The village was on the south-western side of the city of Ripon (now North Yorkshire, but originally in the West Riding of Yorkshire) and formed a township with Bondgate, the name of which still exists as a suburb of the Ripon. (Note: Bondgate is so named as it was on the bounds of the city of Ripon.) The deserted village is known to have had a place of worship dedicated to St John the Baptist, as it is mentioned in a charter from c. 1204 when Roger, son of Ralph (of the Percy family), gifted some land to "the chaplain and clerk ministering there." An archaeological investigation of the Medieval chapel was undertaken in the 1960s, and the location of the chapel is marked on mapping as Chapel Garths. The excavation revealed a building which was rectangular and about 27 ft long by 15 ft wide on a rough east-west alignment.
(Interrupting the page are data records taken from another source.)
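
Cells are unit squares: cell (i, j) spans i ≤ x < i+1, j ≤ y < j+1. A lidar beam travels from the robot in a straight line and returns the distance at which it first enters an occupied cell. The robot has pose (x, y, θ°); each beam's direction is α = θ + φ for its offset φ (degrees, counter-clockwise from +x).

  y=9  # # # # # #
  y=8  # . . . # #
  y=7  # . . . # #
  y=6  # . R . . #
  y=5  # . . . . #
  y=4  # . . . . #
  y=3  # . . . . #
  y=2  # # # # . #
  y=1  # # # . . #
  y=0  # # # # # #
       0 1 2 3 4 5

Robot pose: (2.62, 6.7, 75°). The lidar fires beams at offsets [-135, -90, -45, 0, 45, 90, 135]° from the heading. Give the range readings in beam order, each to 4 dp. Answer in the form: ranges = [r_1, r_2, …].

ranges = [4.7600, 2.4640, 1.5935, 2.3811, 2.6558, 1.6771, 1.8706]

beam 1: φ=-135°, α=300°
  cosα=0.5000 sinα=-0.8660 | (2,6) | tMaxX 0.7600 tMaxY 0.8083 | tΔX 2.0000 tΔY 1.1547
    t=0.7600 [x] (3,6)
    t=0.8083 [y] (3,5)
    t=1.9630 [y] (3,4)
    t=2.7600 [x] (4,4)
    t=3.1177 [y] (4,3)
    t=4.2724 [y] (4,2)
    t=4.7600 [x] (5,2) — stop
  → r_1 = 4.7600
beam 2: φ=-90°, α=345°
  cosα=0.9659 sinα=-0.2588 | (2,6) | tMaxX 0.3934 tMaxY 2.7046 | tΔX 1.0353 tΔY 3.8637
    t=0.3934 [x] (3,6)
    t=1.4287 [x] (4,6)
    t=2.4640 [x] (5,6) — stop
  → r_2 = 2.4640
beam 3: φ=-45°, α=30°
  cosα=0.8660 sinα=0.5000 | (2,6) | tMaxX 0.4388 tMaxY 0.6000 | tΔX 1.1547 tΔY 2.0000
    t=0.4388 [x] (3,6)
    t=0.6000 [y] (3,7)
    t=1.5935 [x] (4,7) — stop
  → r_3 = 1.5935
beam 4: φ=0°, α=75°
  cosα=0.2588 sinα=0.9659 | (2,6) | tMaxX 1.4682 tMaxY 0.3106 | tΔX 3.8637 tΔY 1.0353
    t=0.3106 [y] (2,7)
    t=1.3459 [y] (2,8)
    t=1.4682 [x] (3,8)
    t=2.3811 [y] (3,9) — stop
  → r_4 = 2.3811
beam 5: φ=45°, α=120°
  cosα=-0.5000 sinα=0.8660 | (2,6) | tMaxX 1.2400 tMaxY 0.3464 | tΔX 2.0000 tΔY 1.1547
    t=0.3464 [y] (2,7)
    t=1.2400 [x] (1,7)
    t=1.5011 [y] (1,8)
    t=2.6558 [y] (1,9) — stop
  → r_5 = 2.6558
beam 6: φ=90°, α=165°
  cosα=-0.9659 sinα=0.2588 | (2,6) | tMaxX 0.6419 tMaxY 1.1591 | tΔX 1.0353 tΔY 3.8637
    t=0.6419 [x] (1,6)
    t=1.1591 [y] (1,7)
    t=1.6771 [x] (0,7) — stop
  → r_6 = 1.6771
beam 7: φ=135°, α=210°
  cosα=-0.8660 sinα=-0.5000 | (2,6) | tMaxX 0.7159 tMaxY 1.4000 | tΔX 1.1547 tΔY 2.0000
    t=0.7159 [x] (1,6)
    t=1.4000 [y] (1,5)
    t=1.8706 [x] (0,5) — stop
  → r_7 = 1.8706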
A second manor at Asmunderby is also mentioned as belonging to the Archbishop of York. It is thought that Aismunderby was depopulated by 1540.

=== City village ===
A later settlement with the same name developed on the southern side of Ripon, 0.25 mi away from the city centre, which was integrated into the city from the previous rural district in the late 19th-century. In 1871 it was described as being "south of the city... and consists of about a dozen scattered houses." (Note: This contrasts sharply with a report to Parliament at the time of the 1821 census which recorded the township as having 114 houses, with 121 families, broken down as 278 males and 273 women.)
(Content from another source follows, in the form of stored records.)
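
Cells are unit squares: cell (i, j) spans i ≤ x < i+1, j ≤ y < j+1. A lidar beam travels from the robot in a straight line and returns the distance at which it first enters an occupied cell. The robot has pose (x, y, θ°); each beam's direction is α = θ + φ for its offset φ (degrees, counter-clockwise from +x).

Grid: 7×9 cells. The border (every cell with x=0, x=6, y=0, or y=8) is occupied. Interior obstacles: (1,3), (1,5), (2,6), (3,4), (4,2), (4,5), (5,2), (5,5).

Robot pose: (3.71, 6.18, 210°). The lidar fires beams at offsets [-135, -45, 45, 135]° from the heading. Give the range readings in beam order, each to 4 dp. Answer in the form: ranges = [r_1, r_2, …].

beam 1: φ=-135°, α=75°
  dir = (cos 75°, sin 75°) = (0.2588, 0.9659); from cell (3,6)
  next x-line at t=1.1205, next y-line at t=0.8489; Δt_x=3.8637, Δt_y=1.0353
    y: enter (3,7) at t=0.8489
    x: enter (4,7) at t=1.1205
    y: enter (4,8) at t=1.8842 ← occupied
  → r_1 = 1.8842
beam 2: φ=-45°, α=165°
  dir = (cos 165°, sin 165°) = (-0.9659, 0.2588); from cell (3,6)
  next x-line at t=0.7350, next y-line at t=3.1682; Δt_x=1.0353, Δt_y=3.8637
    x: enter (2,6) at t=0.7350 ← occupied
  → r_2 = 0.7350
beam 3: φ=45°, α=255°
  dir = (cos 255°, sin 255°) = (-0.2588, -0.9659); from cell (3,6)
  next x-line at t=2.7432, next y-line at t=0.1863; Δt_x=3.8637, Δt_y=1.0353
    y: enter (3,5) at t=0.1863
    y: enter (3,4) at t=1.2216 ← occupied
  → r_3 = 1.2216
beam 4: φ=135°, α=345°
  dir = (cos 345°, sin 345°) = (0.9659, -0.2588); from cell (3,6)
  next x-line at t=0.3002, next y-line at t=0.6955; Δt_x=1.0353, Δt_y=3.8637
    x: enter (4,6) at t=0.3002
    y: enter (4,5) at t=0.6955 ← occupied
  → r_4 = 0.6955

ranges = [1.8842, 0.7350, 1.2216, 0.6955]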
Population of Aismunderby (1673), and Aismunderby (with Bondgate) 1801–1901
| Year | 1673 | 1801 | 1811 | 1821 | 1831 | 1841 | 1851 | 1861 | 1871 | 1881 | 1891 | 1901 |
|---|---|---|---|---|---|---|---|---|---|---|---|---|
| Population | 135 | 496 | 521 | 551 | 655 | 614 | 607 | 620 | 732 | 815 | 852 | 1,116 |

Between 1801 and 1831, the population of Markenfield was included in the statistics of Aismunderby with Bondgate. The civil parish of Aismunderby-with-Bondgate was abolished in 1894, and divided between the parishes of Littlethorpe and Ripon, with the former area of Aismunderby deserted village now wholly within the parish of Littlethorpe. Aismunderby-with-Bondgate now forms a suburb of Ripon which is connected by Bondgate Bridge, but the deserted village of Aismunderby lies further south by the A61 road.